Note specifically the lack of a type on the element node. Also the IsPublishable and IsIndexable nodes only apply for SDL Tridion Sites 9.5, which are controlled in the Schema form editor and support data pipeline publishing.

In terms of applying such limits in a multi-channel or multi-lingual scenario, I recommend:

  • Be aware of the desired constraints across all languages, lengths of texts, and output formats. It doesn't make sense to constraint something that could drastically vary across languages.
  • Similarly, minimum and maximum numbers of values could be useful, though make sure something like "maximum" is more related to an actual limit and not a specific channel. For example, a website might have spots for 3 pieces of related content today. But is that the same for all channels and responsive break points? Might it change?
  • Keep in mind the editor's flow. The more you constrain and force things like mandatory values (especially when not really mandatory or used), the more likely editors might opt for shortcuts and pasted text.

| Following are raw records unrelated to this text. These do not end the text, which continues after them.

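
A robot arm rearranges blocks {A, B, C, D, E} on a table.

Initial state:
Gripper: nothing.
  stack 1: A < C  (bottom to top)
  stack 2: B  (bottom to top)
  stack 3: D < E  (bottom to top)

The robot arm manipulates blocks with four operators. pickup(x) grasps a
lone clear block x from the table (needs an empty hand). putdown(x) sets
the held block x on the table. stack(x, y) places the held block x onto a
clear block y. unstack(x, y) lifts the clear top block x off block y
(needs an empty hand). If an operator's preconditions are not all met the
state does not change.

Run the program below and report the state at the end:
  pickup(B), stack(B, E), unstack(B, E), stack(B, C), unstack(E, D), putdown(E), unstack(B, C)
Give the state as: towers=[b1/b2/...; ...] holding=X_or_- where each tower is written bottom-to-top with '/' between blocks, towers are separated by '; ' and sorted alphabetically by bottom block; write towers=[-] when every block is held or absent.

step 1 (pickup(B)): towers=[A/C; D/E] holding=B
step 2 (stack(B, E)): towers=[A/C; D/E/B] holding=-
step 3 (unstack(B, E)): towers=[A/C; D/E] holding=B
step 4 (stack(B, C)): towers=[A/C/B; D/E] holding=-
step 5 (unstack(E, D)): towers=[A/C/B; D] holding=E
step 6 (putdown(E)): towers=[A/C/B; D; E] holding=-
step 7 (unstack(B, C)): towers=[A/C; D; E] holding=B

towers=[A/C; D; E] holding=B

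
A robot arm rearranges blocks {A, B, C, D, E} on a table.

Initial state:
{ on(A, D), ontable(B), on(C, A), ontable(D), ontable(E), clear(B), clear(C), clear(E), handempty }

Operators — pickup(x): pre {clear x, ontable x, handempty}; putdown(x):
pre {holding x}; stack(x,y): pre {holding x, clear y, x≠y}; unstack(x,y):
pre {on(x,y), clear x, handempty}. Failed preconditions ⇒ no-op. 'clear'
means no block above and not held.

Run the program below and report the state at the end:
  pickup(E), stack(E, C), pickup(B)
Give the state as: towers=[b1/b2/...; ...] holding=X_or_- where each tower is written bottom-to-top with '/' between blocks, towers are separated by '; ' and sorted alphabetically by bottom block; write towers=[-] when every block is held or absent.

step 1 (pickup(E)): towers=[B; D/A/C] holding=E
step 2 (stack(E, C)): towers=[B; D/A/C/E] holding=-
step 3 (pickup(B)): towers=[D/A/C/E] holding=B

towers=[D/A/C/E] holding=B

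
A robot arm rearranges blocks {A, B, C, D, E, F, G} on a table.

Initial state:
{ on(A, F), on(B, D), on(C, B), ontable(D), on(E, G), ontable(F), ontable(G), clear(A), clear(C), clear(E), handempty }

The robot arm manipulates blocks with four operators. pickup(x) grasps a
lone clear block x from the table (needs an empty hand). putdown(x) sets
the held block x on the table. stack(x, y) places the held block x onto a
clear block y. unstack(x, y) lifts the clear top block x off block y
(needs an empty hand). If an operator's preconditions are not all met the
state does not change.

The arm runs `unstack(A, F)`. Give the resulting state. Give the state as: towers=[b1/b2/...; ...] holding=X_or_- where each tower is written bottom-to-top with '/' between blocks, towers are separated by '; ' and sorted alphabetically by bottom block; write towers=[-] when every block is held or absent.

before: towers=[D/B/C; F/A; G/E] holding=-
pre[unstack(A, F)]: on(A,F) ok, clear(A) ok, handempty ok
all met → apply unstack(A, F)
after:  towers=[D/B/C; F; G/E] holding=A

towers=[D/B/C; F; G/E] holding=A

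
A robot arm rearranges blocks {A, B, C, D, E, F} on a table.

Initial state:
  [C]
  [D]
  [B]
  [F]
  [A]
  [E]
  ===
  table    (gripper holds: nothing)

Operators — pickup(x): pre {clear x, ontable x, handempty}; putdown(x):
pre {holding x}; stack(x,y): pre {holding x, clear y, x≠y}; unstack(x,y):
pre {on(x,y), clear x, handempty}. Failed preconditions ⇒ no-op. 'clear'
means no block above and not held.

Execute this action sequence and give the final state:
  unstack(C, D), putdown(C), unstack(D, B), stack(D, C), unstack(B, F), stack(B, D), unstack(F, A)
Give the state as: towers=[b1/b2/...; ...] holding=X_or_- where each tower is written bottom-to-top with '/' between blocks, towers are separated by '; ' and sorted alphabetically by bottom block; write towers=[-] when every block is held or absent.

step 1 (unstack(C, D)): towers=[E/A/F/B/D] holding=C
step 2 (putdown(C)): towers=[C; E/A/F/B/D] holding=-
step 3 (unstack(D, B)): towers=[C; E/A/F/B] holding=D
step 4 (stack(D, C)): towers=[C/D; E/A/F/B] holding=-
step 5 (unstack(B, F)): towers=[C/D; E/A/F] holding=B
step 6 (stack(B, D)): towers=[C/D/B; E/A/F] holding=-
step 7 (unstack(F, A)): towers=[C/D/B; E/A] holding=F

towers=[C/D/B; E/A] holding=F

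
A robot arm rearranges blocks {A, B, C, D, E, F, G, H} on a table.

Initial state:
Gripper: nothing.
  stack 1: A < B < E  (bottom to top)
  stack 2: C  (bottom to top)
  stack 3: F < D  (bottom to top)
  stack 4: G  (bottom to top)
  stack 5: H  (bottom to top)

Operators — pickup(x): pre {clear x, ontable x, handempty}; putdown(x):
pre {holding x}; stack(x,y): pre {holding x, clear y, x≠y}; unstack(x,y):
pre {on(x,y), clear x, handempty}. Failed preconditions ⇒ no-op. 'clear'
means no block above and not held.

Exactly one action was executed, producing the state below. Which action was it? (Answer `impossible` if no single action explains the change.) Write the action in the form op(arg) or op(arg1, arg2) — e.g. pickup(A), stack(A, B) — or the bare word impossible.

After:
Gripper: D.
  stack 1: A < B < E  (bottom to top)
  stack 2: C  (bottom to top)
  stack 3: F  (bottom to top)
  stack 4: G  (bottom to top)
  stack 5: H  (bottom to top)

target: towers=[A/B/E; C; F; G; H] holding=D
         pickup(G) → towers=[A/B/E; C; F/D; H] holding=G
     unstack(E, B) → towers=[A/B; C; F/D; G; H] holding=E
         pickup(H) → towers=[A/B/E; C; F/D; G] holding=H
     unstack(D, F) → towers=[A/B/E; C; F; G; H] holding=D  ← match
         pickup(C) → towers=[A/B/E; F/D; G; H] holding=C

unstack(D, F)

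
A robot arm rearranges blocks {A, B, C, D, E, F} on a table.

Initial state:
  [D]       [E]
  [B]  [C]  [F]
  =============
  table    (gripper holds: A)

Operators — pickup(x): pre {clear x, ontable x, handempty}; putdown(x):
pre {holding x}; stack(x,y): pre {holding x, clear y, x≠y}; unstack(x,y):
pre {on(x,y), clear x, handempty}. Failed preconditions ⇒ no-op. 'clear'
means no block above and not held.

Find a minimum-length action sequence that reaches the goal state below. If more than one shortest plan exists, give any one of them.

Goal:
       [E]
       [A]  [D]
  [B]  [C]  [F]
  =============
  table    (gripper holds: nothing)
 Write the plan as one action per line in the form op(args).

step 1 (stack(A, C)): towers=[B/D; C/A; F/E] holding=-
step 2 (unstack(E, F)): towers=[B/D; C/A; F] holding=E
step 3 (stack(E, A)): towers=[B/D; C/A/E; F] holding=-
step 4 (unstack(D, B)): towers=[B; C/A/E; F] holding=D
step 5 (stack(D, F)): towers=[B; C/A/E; F/D] holding=-
goal check: towers=[B; C/A/E; F/D] holding=- — reached (length 5, optimal by BFS)

stack(A, C)
unstack(E, F)
stack(E, A)
unstack(D, B)
stack(D, F)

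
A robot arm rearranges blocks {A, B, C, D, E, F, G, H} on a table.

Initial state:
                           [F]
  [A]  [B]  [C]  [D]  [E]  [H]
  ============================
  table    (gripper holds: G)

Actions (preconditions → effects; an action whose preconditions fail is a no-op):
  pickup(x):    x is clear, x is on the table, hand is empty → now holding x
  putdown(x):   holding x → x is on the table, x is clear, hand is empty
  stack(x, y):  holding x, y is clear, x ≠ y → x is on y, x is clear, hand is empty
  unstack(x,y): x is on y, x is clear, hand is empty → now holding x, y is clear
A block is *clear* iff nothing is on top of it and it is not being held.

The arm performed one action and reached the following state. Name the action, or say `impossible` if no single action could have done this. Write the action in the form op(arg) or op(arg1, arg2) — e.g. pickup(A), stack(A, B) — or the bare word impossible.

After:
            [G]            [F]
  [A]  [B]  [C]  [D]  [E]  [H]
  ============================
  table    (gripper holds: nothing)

target: towers=[A; B; C/G; D; E; H/F] holding=-
        putdown(G) → towers=[A; B; C; D; E; G; H/F] holding=-
       stack(G, A) → towers=[A/G; B; C; D; E; H/F] holding=-
       stack(G, E) → towers=[A; B; C; D; E/G; H/F] holding=-
       stack(G, B) → towers=[A; B/G; C; D; E; H/F] holding=-
       stack(G, F) → towers=[A; B; C; D; E; H/F/G] holding=-
       stack(G, D) → towers=[A; B; C; D/G; E; H/F] holding=-
       stack(G, C) → towers=[A; B; C/G; D; E; H/F] holding=-  ← match

stack(G, C)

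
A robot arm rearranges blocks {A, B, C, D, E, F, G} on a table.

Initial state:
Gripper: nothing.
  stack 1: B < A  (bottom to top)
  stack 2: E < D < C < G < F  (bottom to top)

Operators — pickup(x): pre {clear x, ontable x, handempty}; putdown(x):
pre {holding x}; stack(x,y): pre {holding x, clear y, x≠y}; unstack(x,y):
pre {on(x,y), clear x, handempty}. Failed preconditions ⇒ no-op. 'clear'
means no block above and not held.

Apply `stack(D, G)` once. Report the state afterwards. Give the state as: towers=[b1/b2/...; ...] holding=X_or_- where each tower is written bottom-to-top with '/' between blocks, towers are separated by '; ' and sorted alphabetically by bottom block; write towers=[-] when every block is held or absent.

towers=[B/A; E/D/C/G/F] holding=-

before: towers=[B/A; E/D/C/G/F] holding=-
pre[stack(D, G)]: holding(D) ✗, clear(G) ✗, D≠G ✓
holding(D), clear(G) unmet → stack(D, G) is a no-op
after:  towers=[B/A; E/D/C/G/F] holding=-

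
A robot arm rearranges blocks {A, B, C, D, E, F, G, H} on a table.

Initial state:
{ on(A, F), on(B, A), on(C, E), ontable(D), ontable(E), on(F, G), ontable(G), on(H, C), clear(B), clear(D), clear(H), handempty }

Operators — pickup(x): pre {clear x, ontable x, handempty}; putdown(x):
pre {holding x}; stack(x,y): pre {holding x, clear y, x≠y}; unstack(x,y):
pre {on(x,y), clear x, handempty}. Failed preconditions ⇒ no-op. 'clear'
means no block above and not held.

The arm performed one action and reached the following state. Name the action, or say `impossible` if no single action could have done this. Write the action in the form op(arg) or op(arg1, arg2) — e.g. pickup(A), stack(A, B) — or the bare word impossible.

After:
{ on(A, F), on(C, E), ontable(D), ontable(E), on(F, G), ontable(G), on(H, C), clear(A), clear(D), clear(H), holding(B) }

unstack(B, A)

target: towers=[D; E/C/H; G/F/A] holding=B
     unstack(H, C) → towers=[D; E/C; G/F/A/B] holding=H
     unstack(B, A) → towers=[D; E/C/H; G/F/A] holding=B  ← match
         pickup(D) → towers=[E/C/H; G/F/A/B] holding=D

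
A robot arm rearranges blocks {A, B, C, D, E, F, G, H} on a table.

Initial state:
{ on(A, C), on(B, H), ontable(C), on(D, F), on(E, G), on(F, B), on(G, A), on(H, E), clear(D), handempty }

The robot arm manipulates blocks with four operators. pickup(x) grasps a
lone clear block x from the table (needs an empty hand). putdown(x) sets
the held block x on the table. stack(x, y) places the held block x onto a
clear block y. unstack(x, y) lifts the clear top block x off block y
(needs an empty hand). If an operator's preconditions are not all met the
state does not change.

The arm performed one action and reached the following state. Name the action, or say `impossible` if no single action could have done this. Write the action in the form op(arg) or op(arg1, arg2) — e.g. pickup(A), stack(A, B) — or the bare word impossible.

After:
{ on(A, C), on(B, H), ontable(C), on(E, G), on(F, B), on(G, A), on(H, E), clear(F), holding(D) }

target: towers=[C/A/G/E/H/B/F] holding=D
     unstack(D, F) → towers=[C/A/G/E/H/B/F] holding=D  ← match

unstack(D, F)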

With these recommendations in mind, I think content manager-side field validation is a good candidate for:

  • Specific, non-changing, and standardized data formats like GUIDs or other known IDs
  • Constraining limits when the output format is known and has a hard limit (e.g. display on digital signage with limited characters)
  • Standardizing simpler fields, especially when used for fewer languages or represent some internal, non-published information 

I hope you like the feature and use it where needed. In the future we'll revisit the Schema form editor and perhaps adjust the inline field validation based on your feedback. Keep the idea submissions coming and feel free to share good and bad stories of content entry field validation, for this or any product you've worked with!